外包商,赖以东真是小心过头了,难怪她没有小女生的矜持,原来是外包的老板。他虽然知道自己错了,但却没有任何想道歉的意念,只是自然的松开手,然后甩身而去。
“对不起,你还好吗?”经理有些担心的问着言祯。
“好痛,他可能折断了我的手腕。”言祯假装自己痛不欲生。
“那怎么办?”经理也有些手足无措。
一些宾客也目睹了这些场面,每个人或多或少对赖以东跋扈的态度感到厌恶,他就是这么仗势欺人,完全不顾及别人的想法。
“送医吧!别耽误了!”
说话的人,言祯十分熟悉,那是壮士,他也藏身在其中,而他的出现,让言祯任务的失败划下句点。

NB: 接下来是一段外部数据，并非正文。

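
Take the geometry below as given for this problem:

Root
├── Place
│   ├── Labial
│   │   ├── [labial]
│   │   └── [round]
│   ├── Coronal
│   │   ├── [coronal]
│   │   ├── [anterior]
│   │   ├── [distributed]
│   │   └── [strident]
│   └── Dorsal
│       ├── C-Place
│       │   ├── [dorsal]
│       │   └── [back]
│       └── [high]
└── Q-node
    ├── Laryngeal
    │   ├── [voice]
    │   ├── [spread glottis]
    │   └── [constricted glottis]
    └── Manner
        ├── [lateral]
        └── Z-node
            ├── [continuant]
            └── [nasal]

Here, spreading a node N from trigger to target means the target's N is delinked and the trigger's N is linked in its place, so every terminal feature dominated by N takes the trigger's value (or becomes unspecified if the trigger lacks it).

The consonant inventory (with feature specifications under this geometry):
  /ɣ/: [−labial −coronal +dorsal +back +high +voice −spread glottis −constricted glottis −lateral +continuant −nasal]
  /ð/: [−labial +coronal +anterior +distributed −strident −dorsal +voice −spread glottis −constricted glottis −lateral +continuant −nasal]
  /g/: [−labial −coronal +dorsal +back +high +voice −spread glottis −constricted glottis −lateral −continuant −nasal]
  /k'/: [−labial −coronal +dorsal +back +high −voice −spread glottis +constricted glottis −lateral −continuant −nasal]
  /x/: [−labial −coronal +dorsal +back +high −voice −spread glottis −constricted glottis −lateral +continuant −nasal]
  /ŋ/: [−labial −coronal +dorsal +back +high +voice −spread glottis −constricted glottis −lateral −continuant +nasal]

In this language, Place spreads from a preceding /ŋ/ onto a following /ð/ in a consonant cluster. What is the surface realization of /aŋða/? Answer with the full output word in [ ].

[aŋɣa]

The Place node dominates the terminals [labial], [round], [coronal], [anterior], [distributed], [strident], [dorsal], [back], [high].
The target acquires /ŋ/'s values for everything under Place — [−labial], [−coronal], [+dorsal], [+back], [+high] — while keeping its own [voice], [spread glottis], [constricted glottis], ….
The resulting bundle matches /ɣ/ in the inventory; substituting it for /ð/ gives [aŋɣa].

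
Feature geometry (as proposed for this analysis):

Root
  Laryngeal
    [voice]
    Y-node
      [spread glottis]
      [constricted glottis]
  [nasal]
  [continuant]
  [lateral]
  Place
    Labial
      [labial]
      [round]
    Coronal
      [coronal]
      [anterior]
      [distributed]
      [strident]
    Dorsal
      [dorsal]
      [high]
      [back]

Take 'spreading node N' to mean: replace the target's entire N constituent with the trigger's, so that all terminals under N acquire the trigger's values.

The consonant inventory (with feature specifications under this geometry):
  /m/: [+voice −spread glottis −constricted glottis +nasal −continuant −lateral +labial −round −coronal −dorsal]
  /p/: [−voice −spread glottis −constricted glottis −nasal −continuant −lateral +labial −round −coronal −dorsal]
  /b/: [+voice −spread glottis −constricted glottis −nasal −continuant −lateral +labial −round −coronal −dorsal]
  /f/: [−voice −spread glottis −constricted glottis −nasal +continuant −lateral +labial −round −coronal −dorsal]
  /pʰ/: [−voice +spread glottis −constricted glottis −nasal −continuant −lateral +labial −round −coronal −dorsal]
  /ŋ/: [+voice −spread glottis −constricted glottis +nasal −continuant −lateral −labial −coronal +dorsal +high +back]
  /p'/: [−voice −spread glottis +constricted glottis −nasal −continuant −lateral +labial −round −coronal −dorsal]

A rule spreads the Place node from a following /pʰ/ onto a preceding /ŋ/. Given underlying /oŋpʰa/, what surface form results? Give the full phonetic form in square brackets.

[ompʰa]

Terminals under Place in this geometry: [labial], [round], [coronal], [anterior], [distributed], [strident], [dorsal], [high], [back].
The target acquires /pʰ/'s values for everything under Place — [+labial], [−round], [−coronal], [−dorsal] — while keeping its own [voice], [spread glottis], [constricted glottis], ….
The resulting bundle matches /m/ in the inventory; substituting it for /ŋ/ gives [ompʰa].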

当他扶着她走出这房子时,两人再也不伪装的大步跨出,奔向菩萨车子藏匿的位置。
“还好吗?”海堤有些焦虑的透过电话传来声音。
“不好!”这时候的欧阳米亚已经没有心情多讲,她正被卡在两条红外线交错的中央,而手机被她用礼服撕开的细长条给绑在右手臂上。
“菩萨呢?”
“他正忙着呢!”
没有菩萨的声音,欧阳米亚觉得烦透了。
“现在的情况怎么样?”海堤虽然急,却不能叫她撤退,这是他们惟一的机会,没有退路可走了,所以,欧阳米亚得冒险。
“进退两难!”
手上还有两颗硬挤出来的水晶仪器,当然没理由说走就走,只是,两条走得好急的红外线,把累得挥汗如雨的欧阳米亚结弄得心力交瘁。
“已经到尽头了吗?”
“嗯,但什么状况都没有,连个影子也没有,除了一扇落地窗。”
欧阳米亚所形容的,真是令人难以置信。
没理由装设了那么多的红外线,只为了保护个落地窗?
“也许那里暗藏了什么机关?”
“我真的看不出来,也许是我不够聪明吧!”
就在这时候,言祯与壮士已经飞快前来,并割着颈部以表示事迹败露。
海堤很惊讶事情会变得如此,但又不能惊动欧阳米亚,要是他一慌,那她不就更慌张了,所以,他得表定一些。